GRÜNE verurteilen leere Beschwichtigungsversuche der Sozialministerin - Versprechungen aus dem letzten Jahr sind Makulatur

Erhebliche Zweifel an der Glaubwürdigkeit haushaltspolitischer Zusagen der Landesregierung haben die Landtagsgrünen. "Das betrifft auch die Versicherung der Sozialministerin von der Leyen gegenüber de...

Erhebliche Zweifel an der Glaubwürdigkeit haushaltspolitischer Zusagen der Landesregierung haben die Landtagsgrünen. "Das betrifft auch die Versicherung der Sozialministerin von der Leyen gegenüber der Wohnungswirtschaft, dass der Ausstieg der Landesregierung aus der Städtebauförderung nur vorübergehend ist", sagte der wirtschaftspolitische Sprecher Enno Hagenah am Donnerstag in Hannover.
Auch die Versprechungen, die die Landesregierung im Zusammenhang mit ihrem Sparhaushalt 2004 gemacht habe, "sind inzwischen Makulatur geworden". Damals wurde die regelwidrige Umleitung von mehr als 40 Mio € aus der Bundesförderung für den Ausbau des öffentlichen Nahverkehrs zu Gunsten der Schülerbeförderung als Notmaßnahme für ein Jahr entschuldigt. Auch das 40-Millionen-Sparprogramm im Wissenschaftsbereich wurde vom zuständigen Minister als einmaliger Konsolidierungsbeitrag der Hochschulen bezeichnet.
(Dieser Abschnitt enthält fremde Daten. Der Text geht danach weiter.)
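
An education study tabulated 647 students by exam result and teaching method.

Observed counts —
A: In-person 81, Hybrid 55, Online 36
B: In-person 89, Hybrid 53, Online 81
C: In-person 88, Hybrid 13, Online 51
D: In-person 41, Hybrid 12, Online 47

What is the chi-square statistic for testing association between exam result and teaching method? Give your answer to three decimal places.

Row totals: 172, 223, 152, 100. Column totals: 299, 133, 215. Grand total N = 647.
Expected counts (row total × column total / N):
  A, In-person: 172×299/647 = 79.4869
  A, Hybrid: 172×133/647 = 35.3570
  A, Online: 172×215/647 = 57.1561
  B, In-person: 223×299/647 = 103.0556
  B, Hybrid: 223×133/647 = 45.8408
  B, Online: 223×215/647 = 74.1036
  C, In-person: 152×299/647 = 70.2442
  C, Hybrid: 152×133/647 = 31.2457
  C, Online: 152×215/647 = 50.5100
  D, In-person: 100×299/647 = 46.2133
  D, Hybrid: 100×133/647 = 20.5564
  D, Online: 100×215/647 = 33.2303
Contributions (O − E)²/E:
  (81 − 79.4869)²/79.4869 = 0.0288
  (55 − 35.3570)²/35.3570 = 10.9129
  (36 − 57.1561)²/57.1561 = 7.8308
  (89 − 103.0556)²/103.0556 = 1.9170
  (53 − 45.8408)²/45.8408 = 1.1181
  (81 − 74.1036)²/74.1036 = 0.6418
  (88 − 70.2442)²/70.2442 = 4.4882
  (13 − 31.2457)²/31.2457 = 10.6544
  (51 − 50.5100)²/50.5100 = 0.0048
  (41 − 46.2133)²/46.2133 = 0.5881
  (12 − 20.5564)²/20.5564 = 3.5615
  (47 − 33.2303)²/33.2303 = 5.7058
χ² = 0.0288 + 10.9129 + 7.8308 + 1.9170 + 1.1181 + 0.6418 + 4.4882 + 10.6544 + 0.0048 + 0.5881 + 3.5615 + 5.7058 = 47.452

47.452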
Für den Haushalt 2005, so Hagenah, wolle Minister Hirche nun sogar einen doppelt so hohen Betrag aus dem Gemeinde-Verkehrs-Finanzierungsgesetz (GVFG) entnehmen, um zu Lasten der kommunalen Verkehrsträger die Landesaufgabe Schülerbeförderung ganz vom Bund finanzieren zu lassen. Auch die Studenten würden erneut zur Kasse gebeten. "Neue Versprechen, wie die von Ministerin von der Leyen sind daher unglaubwürdig. Es bleibt zu befürchten, dass die Bevölkerung bewusst getäuscht werden soll", sagte der Grünen-Politiker.
Besonders fatal ist nach seiner Auffassung, dass sich in allen drei Sparbereichen zwar kurzfristig eine Haushaltsentlastung ergäbe; mittel- und langfristig seien die Kürzungen aber wirtschaftlich kontraproduktiv für Niedersachsen.
Die Städtebauförderung und die Förderung der Sozialen Stadt seien zum Beispiel allgemein als die effizienteste staatliche Investitionsförderung anerkannt. Jeder Euro, der dort von Bund, Land und Kommunen herein gegeben wird, löst nach Berechnung von Experten 6 Euro private Investitionen aus. "Der Ausstieg des Landes aus der Förderung führt zum Verfallen der Bundesförderung und zu Stillstand und Enttäuschung bei den Kommunen, die auf diese Hilfe von Außen angewiesen sind", sagte Hagenah.